Si les autorités européennes s’obstinent encore à ne privilégier que l’électrique et l’hydrogène pour la mobilité lourde de demain, en France, des mesures et le marché tendent à soutenir le biométhane carburant. Selon GRDF, le parc porteurs et tracteurs GNV/bioGNV, servant au transport de fret, s’élevait à 11 000 unités fin novembre, en progression de près de 22 % sur un an. En outre, l’adoption mi-octobre de la première partie du projet de loi de finances 2024 a rendu éligible le bioGNV à la taxe incitative relative à l’utilisation d’énergie renouvelable dans les transports (Tiruert). Cette dernière est due par les distributeurs de carburants fossiles qui n’incorporent pas assez d’énergies renouvelables dans leurs ventes. Si le taux fixé n’est pas respecté, les distributeurs de carburants acquittent une pénalité ou achètent des certificats d’énergies renouvelables dits « crédits ou certificats Tiruert » (approche privilégiée à ce jour). Cette taxe devrait décorréler le prix du bioGNV à celui du gaz fossile et renforcer sa compétitivité face au gazole. À partir du 1er janvier 2025, enfin, l’obligation d’incorporer des énergies renouvelables, fondée sur des volumes ou un taux, sera complétée par une obligation visant à baisser l’intensité carbone des carburants fossiles commercialisés par les mêmes distributeurs. Ce nouveau système avantagera le bioGNV puisqu’il réduit « d’environ 80 % les émissions de CO2, par rapport au diesel, mais aussi 90 % des particules fines et 50 % des dioxydes d’azote (NO2) », rappelle Anne-Claire Boscher. Selon France mobilité biogaz, le taux d’incorporation du biométhane dans le gaz carburant devrait atteindre 50 % en 2025 et 100 % d’ici à 2033.

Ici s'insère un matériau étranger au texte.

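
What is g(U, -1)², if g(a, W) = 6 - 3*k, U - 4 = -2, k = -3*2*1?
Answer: 576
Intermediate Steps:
k = -6 (k = -6*1 = -6)
U = 2 (U = 4 - 2 = 2)
g(a, W) = 24 (g(a, W) = 6 - 3*(-6) = 6 + 18 = 24)
g(U, -1)² = 24² = 576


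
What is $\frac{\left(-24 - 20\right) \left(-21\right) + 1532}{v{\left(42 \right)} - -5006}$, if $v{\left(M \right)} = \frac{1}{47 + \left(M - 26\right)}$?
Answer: $\frac{154728}{315379} \approx 0.49061$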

Quelques freins sont toutefois relevés par les transporteurs pour utiliser le GNV/bioGNV. Preuve que l’envolée des prix a laissé des traces, tous déclarent être prêts à investir dans ce carburant, mais « sous réserve d’un contrat et d’un client à leur côté ». Bien qu’en croissance rapide avec 650 points d’avitaillement, dont plus de 300 publics, le maillage des stations-service distribuant du bioGNV est jugé « perfectible. C’est un véritable enjeu au regard des 11 000 stations délivrant du gazole en France. Le marché du véhicule au gaz d’occasion doit aussi se structurer », souligne Vincent Le Duff, à la tête du groupe MFCTR (80 moteurs, Poincy, 77). Pour Marilou Hoddé, « nos clients pétroliers nous encouragent à diminuer l’empreinte carbone de leurs transports ». Dans ce contexte, la gérante des Transports Hoddé, basés à Argenteuil (95) et spécialisés dans la distribution d’hydrocarbures (12 moteurs), reconnaît que le « bioGNV est une solution mature ». Au préalable, elle indique devoir étudier sa compatibilité avec le transport de produits dangereux ADR et les sites Seveso.